In [None]:
from msconverter import convert

from google.cloud import storage
from casacore import tables
import numpy as np
import xarray as xr
import time

# Conversion

Convert a small MeasurementSet to a zarr store

Zarr allows distributed memory access (very scalable!)

In [None]:
# Data used in the demo on Google Cloud
# gsutil -m cp -r "gs://ska1-simulation-data/simulations/AA2-Mid-sim-HIP-568/MS_AA2-Mid_rev4_uncorrupted_62_stations_1.0h_0016ch/AA2-Mid-sim_00000.ms" .

# Add local path to data
base_dir = "/path/to/data/"

infile = base_dir + "measurement_set.ms"
outfile = base_dir + "store.zarr"

In [None]:
MS_size_bytes = convert.get_dir_size(infile)
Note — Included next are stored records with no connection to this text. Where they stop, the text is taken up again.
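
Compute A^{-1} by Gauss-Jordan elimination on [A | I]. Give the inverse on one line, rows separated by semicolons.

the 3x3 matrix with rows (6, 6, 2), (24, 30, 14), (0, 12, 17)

inverse = [19/10 -13/30 2/15; -34/15 17/30 -1/5; 8/5 -2/5 1/5]

Gauss-Jordan on [A | I]:
R1 <- (1/6)*R1:  [   1    1  1/3  |  1/6    0    0 ]
R2 <- R2 - (24)*R1:  [  0   6   6  |  -4   1   0 ]
R2 <- (1/6)*R2:  [    0     1     1  |  -2/3   1/6     0 ]
R1 <- R1 - (1)*R2:  [    1     0  -2/3  |   5/6  -1/6     0 ]
R3 <- R3 - (12)*R2:  [  0   0   5  |   8  -2   1 ]
R3 <- (1/5)*R3:  [    0     0     1  |   8/5  -2/5   1/5 ]
R1 <- R1 - (-2/3)*R3:  [      1       0       0  |   19/10  -13/30    2/15 ]
R2 <- R2 - (1)*R3:  [      0       1       0  |  -34/15   17/30    -1/5 ]
Right block of [I | A^{-1}] is the inverse:
[  19/10  -13/30  2/15 ]
[ -34/15   17/30  -1/5 ]
[    8/5    -2/5   1/5 ]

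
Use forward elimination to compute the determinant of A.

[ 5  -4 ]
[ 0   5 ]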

print(f"MS size: {(MS_size_bytes/1024.**3):.2f} GiB")

In [None]:
start = time.time()

convert.convert(infile, outfile, fits_in_memory=True)

end = time.time()

In [None]:
print(f"Conversion time: {(end-start):.2f}s")

# Throughput test

Simple test of throughput: Sum the visibility data

In [None]:
# Load data

MeasurementSet = tables.table(infile)
ZarrStore = xr.open_zarr(outfile)

#########################################
# Time MeasurementSet

start_MS = time.time()

visibilities = MeasurementSet.getcol('DATA')
MS_total = np.sum(visibilities)

end_MS = time.time()

#########################################
# Time ZarrStore

start_zarr = time.time()

xda = ZarrStore['VISIBILITY']
delayed_sum = xda.sum()
zarr_total = delayed_sum.compute()

end_zarr = time.time()


In [None]:
print(MS_total)
print(np.array(zarr_total))

In [None]:
diff = 100 * np.linalg.norm(MS_total-zarr_total) / np.linalg.norm(zarr_total)
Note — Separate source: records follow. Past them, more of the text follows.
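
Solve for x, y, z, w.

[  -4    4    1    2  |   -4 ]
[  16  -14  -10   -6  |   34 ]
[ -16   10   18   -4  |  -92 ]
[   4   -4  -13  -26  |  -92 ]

(1, -2, -2, 5)

Forward elimination on [A|b]:
R2 <- R2 - (-4)*R1:  [  0   2  -6   2  18 ]
R3 <- R3 - (4)*R1:  [   0   -6   14  -12  -76 ]
R4 <- R4 - (-1)*R1:  [   0    0  -12  -24  -96 ]
R3 <- R3 - (-3)*R2:  [   0    0   -4   -6  -22 ]
R4 <- R4 - (3)*R3:  [   0    0    0   -6  -30 ]
Row echelon form:
[ -4  4   1   2  |   -4 ]
[  0  2  -6   2  |   18 ]
[  0  0  -4  -6  |  -22 ]
[  0  0   0  -6  |  -30 ]
Back-substitution:
w = (-30) / -6 = 5
z = (-22 - (-6)*(5)) / -4 = -2
y = (18 - (-6)*(-2) - (2)*(5)) / 2 = -2
x = (-4 - (4)*(-2) - (1)*(-2) - (2)*(5)) / -4 = 1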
print(f"Floating point difference: {diff:.5f}%")

In [None]:
print(f'MeasurementSet time: {(end_MS-start_MS):.2f}s')
print(f'ZarrStore time: {(end_zarr-start_zarr):.2f}s')

In [None]:
MS_size_bytes = convert.get_dir_size(infile)
zarr_size_bytes = convert.get_dir_size(outfile)

print(f"MS size: {(MS_size_bytes/1024.**3):.2f} GiB")
print(f"Zarr size: {(zarr_size_bytes/1024.**3):.2f} GiB")

In [None]:
print(f"{(ZarrStore.nbytes/(1024**3)):.2f}")